Renner nodded. "Mote Gamma. Eudoxus, we didn't know about a Mote Gamma."

 

 

"As I said." The Motie was all unhurried patience now. "A gasball planet, three times the mass of Mote Prime, twice as far from the Mote as the greater gasball you've named Mote Beta. Gamma is much smaller, with two big moons and some gravel, all chewed to death by a million years of mining. I'll send you the mass—" The picture went dark with a snap.

 

 

Renner said, "Buckman? What?"

 

 

"It just cut off. Maybe she doesn't want to answer," Buckman said.

 

 

"No, she's under attack." Lieutenant Blaine pointed out a score of stars blazing dangerously bright. "That's good targeting. The enemy's a good quarter AU behind us.
Sinbad
can't shoot back, Captain."

 

 

"Not at that range. We've got the overpowered signal laser. . . ." A glance at Bury: had he held anything back? "And the flinger, and they're way out of range for either of those."

 

 

The light wavered. It wasn't getting brighter. Probably a whole cluster of enemy ships was firing . . . and if those lasers were free to converge on distant
Phidippides
, then Medina's fleet must no longer be a threat.

 

 

Phidippides
's drifting star thrust sideways; drifted behind
Atropos
. Now
Atropos
became dark red, then cherry red, while
Phidippides
cooled.

 

 

"
Phidippides
calling," Buckman said.

 

 

"Good. Eudoxus, what's your status?"

 

 

"Temperature down. Can your warship handle the flux?"

 

 

"Sure,
Atropos
has more mass and bigger accumulators than you do . . . and the enemy's breaking off. But dammit, there aren't any of your forces left at the comet, are there?"

 

 

Eudoxus shuddered. "Comet! We abandoned the comet as soon as you appeared. What need, when we had Crazy Eddie's Sister to find and protect? Let the Khanate have it. But a splinter group formerly belonging to the Khanate has virtually destroyed our main fleet and now holds the Sister.

 

 

"Call them the Crimean Tartars, for the moment. They're new
to us. The Crimeans hold the new Jump point to the red dwarf,
and there's reason to think they know what they have. They'll be
hard to dislodge."

 

 

Blaine was radiating distress. Renner said, "If they're there when Glenda Ruth comes through, we will all regret it."

 

 

"I will inform Medina's Warriors. After that it is out of my hands. Give me a moment."

 

 

The picture went dark.
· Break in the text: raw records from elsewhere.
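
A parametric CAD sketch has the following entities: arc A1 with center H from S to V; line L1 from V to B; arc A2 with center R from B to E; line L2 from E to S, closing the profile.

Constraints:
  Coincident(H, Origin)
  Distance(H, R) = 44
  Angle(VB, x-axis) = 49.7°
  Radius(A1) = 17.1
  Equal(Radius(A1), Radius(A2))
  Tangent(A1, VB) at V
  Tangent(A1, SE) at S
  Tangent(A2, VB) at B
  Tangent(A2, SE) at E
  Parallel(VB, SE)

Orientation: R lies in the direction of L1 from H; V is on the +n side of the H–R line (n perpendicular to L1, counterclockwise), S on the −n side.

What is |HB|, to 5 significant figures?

47.206

The slot axis is L1's direction at 49.7°, so u = (cos 49.7°, sin 49.7°) = (0.64679, 0.76267) and n = (−sin 49.7°, cos 49.7°) = (-0.76267, 0.64679). H is at the origin and R lies 44.0 along u from H, so R = 44.0·u = (28.459, 33.557). Tangency of A1 to both parallel lines with radius 17.1 puts V and S at H ± 17.1·n: V = (-13.042, 11.060), S = (13.042, -11.060). Equal radii place B and E the same way about R: B = R + 17.1·n = (15.417, 44.618), E = R − 17.1·n = (41.500, 22.497). Then |HB| = |B − H| = 47.206.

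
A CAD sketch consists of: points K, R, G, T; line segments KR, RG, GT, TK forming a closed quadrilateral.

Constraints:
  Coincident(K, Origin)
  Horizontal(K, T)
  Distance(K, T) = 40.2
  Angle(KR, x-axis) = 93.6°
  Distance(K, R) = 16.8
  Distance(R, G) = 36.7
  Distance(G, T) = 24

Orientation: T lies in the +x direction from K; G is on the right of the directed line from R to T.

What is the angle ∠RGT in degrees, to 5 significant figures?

91.958°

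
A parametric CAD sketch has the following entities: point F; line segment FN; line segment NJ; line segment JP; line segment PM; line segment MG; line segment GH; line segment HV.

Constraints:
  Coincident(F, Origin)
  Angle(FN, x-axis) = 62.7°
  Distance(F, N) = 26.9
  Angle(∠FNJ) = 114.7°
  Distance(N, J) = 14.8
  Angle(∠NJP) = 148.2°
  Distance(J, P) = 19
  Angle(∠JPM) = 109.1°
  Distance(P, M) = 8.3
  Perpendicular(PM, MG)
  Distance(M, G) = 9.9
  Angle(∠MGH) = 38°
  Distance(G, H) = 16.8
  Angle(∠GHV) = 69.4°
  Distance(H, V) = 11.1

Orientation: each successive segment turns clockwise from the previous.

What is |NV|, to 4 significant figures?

40.71

∠MGH = 38.0° gives GH at 22.70° from the x-axis; with |GH| = 16.8, H = (46.56, 13.59). ∠GHV = 69.4° gives HV at -87.90° from the x-axis; with |HV| = 11.1, V = (46.97, 2.495). Then |NV| = |V − N| = 40.71.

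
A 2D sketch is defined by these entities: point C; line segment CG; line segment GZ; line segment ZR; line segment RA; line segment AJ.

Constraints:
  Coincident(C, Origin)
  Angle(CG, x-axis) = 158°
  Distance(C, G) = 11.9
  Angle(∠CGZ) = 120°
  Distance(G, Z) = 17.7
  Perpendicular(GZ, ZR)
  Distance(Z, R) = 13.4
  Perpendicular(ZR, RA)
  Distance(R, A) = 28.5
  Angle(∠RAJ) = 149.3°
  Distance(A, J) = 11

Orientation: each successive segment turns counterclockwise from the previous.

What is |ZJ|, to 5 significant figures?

38.748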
Kevin Renner clicked off, then turned to his people. "Horace? Anything? I don't even have intelligent questions. It's frustrating."

 

 

"Kevin, I have a thousand questions, but none are urgent. You will note the selection of names for the various groups. All from classic history, all having one way or another impacted on Arab civilization, some like the Khanate quite devastatingly. It is cleverly done."

 

 

"Eudoxus fully understands
Hecate
's importance," Chris Blaine said. "It's still worth remembering, Mediators don't do war. I'm not sure what they'll do now that their fleet is knocked out. Send an embassy group, probably including one trained by Eudoxus . . . hmm."

 

 

"What?"

 

 

"It seems probable that the Tartars will capture
Hecate
," Blaine said.

 

 

"You're calm enough about it," Joyce said.

 

 

Blaine shrugged without quite using his shoulders. "It's a problem that needs fixing, Joyce, not a bloody funeral. Yet."

 

 

"There's certainly nothing we can do about it," Renner said. "We're headed away from the Sister at high acceleration, and our friends don't have any ships left. So what happens?"